No immediate family member survives.

In Los Angeles, where Mr. Mendez lives with his family, his mother, who teaches Spanish at UCLA, met someone who knew this. Barney McNulty, is considered the first person to use cue cards on television. Mr. McNulty hired Mr. Mendez to flip cards for soap operas, sitcoms like “The Lucy Show” and the variety show “The Hollywood Palace.”

In her early 20s, she started dancing in a roundabout way. his sister, Josefina was a principal ballerina He worked with the Cuban National Ballet and grew to appreciate its art. She studied with the Houston Ballet, apprenticed with the Harkness Ballet, and received a scholarship to the American Ballet Theatre.

“And in those days if you could show your fingertips they would have given you a scholarship,” he told Time Out New York magazine in 2008.

She danced on Broadway in the 1970s and ’80s in “Pippin”, “Irene”, “Dancin” and “King of Hearts”. She also danced on the “Applause” and “Evita” tours.

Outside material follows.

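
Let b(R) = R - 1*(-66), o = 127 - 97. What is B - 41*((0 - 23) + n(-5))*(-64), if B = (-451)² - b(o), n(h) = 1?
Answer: 145577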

In 1984, approaching 40, he returned to flipping cards, this time for “Saturday Night Live” where he stayed for nine years.

“It was the most stressful job I’ve ever had,” he told The New Yorker. “The hosts went completely crazy. They would all try to memorize it and tell them the script would change until the last minute, so they had to follow me.”

Then, in 1993, Mr. Mendez began flipping cards for Mr. Letterman, replacing his friend Marty Zone, who was diagnosed with HIV in 1988.

Mr. Mendez’s relationship with Mr. Letterman was unusually strong, as he once recalled, until he was fired.

“No one talks to him the way I do, and he welcomes it because everyone is so afraid of him,” Mr Mendez told Time Out. “And he knows he’ll learn the truth from me.”